Characterization of Dihydropyrimidine Dehydrogenase Catabolism of 5-Fluorouracil in Human Liver

Abstract

5-fluorouracil (5-FU) is a cytotoxic drug used in the treatment of colorectal and breast cancers. Interpatient variability in 5-FU response is a significant clinical problem with ~30% of patients experiencing severe, dose-limiting toxicity. The activity of the enzyme dihydropyrimidine dehydrogenase (DPD) is an important factor in the risk and severity of toxicity of 5-FU. DPD catalyses the rate-limiting step in the pathway responsible for >80% of 5-FU metabolic clearance and the production of FBAL, a suspected cardiotoxic agent. A large number of DPYD gene variants have been reported, with loss-of-function variants associated with severe toxicity. Few studies have examined in depth DPD activity in human liver which is the primary site of 5-FU metabolism. The aims of this project were to measure the range of activity and expression of DPD in human liver tissue, to assess the effect of DPYD variants on activity, and to produce an analytical HPLC method to determine the relationship between DPD activity and FBAL formation.
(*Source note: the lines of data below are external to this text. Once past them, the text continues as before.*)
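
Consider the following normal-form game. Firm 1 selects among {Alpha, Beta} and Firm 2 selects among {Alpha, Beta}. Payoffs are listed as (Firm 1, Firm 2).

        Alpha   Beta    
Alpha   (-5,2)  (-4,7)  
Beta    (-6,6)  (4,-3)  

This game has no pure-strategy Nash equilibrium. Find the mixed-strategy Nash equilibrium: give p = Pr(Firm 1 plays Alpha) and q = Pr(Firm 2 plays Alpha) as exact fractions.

p = 9/14, q = 8/9

In a mixed NE each player is indifferent between their pure strategies, so the opponent's mix sets the indifference.
Firm 2 indifferent between Alpha and Beta: p·2 + (1−p)·6 = p·7 + (1−p)·(-3) ⟹ 6 + (-4)p = (-3) + 10p ⟹ p = 9/14.
Firm 1 indifferent between Alpha and Beta: q·(-5) + (1−q)·(-4) = q·(-6) + (1−q)·4 ⟹ (-4) + (-1)q = 4 + (-10)q ⟹ q = 8/9.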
A wide range of DPD activity was found within 13 livers (k=0.0-12.7 % loss.min-1), including 4 null activity and 1 very high activity liver. Genotyping of these livers revealed the presence of a known severe null function variant (IVS14+1G>A), as well as several livers with gain-of-function variants (1 M166V and 6 C29R carriers). No correlation between DPD activity and DPYD variants, mRNA, protein expression, miRNA, was found. However, an inverse relationship between endogenous uracil concentration and DPD activity was observed (P <0.05). Development of an HPLC assay for FBAL was partially successful, however chromatographic resolution of FBAL was poor in the liver samples due to interference by endogenous amino acids. Further work is required confirm the existence of what appears to be an ultra-rapid 5-FU metaboliser phenotype and to establish the prevalence and consequences of increased DPD activity. However, since uracil is an endogenous substrate of DPD it may act as a competitive inhibitor of the reaction. This may influence the apparent null phenotype observed in the three livers which were not loss-of-function variant carriers. Additional work to establish the clinical relevance of this biochemical mechanism is required.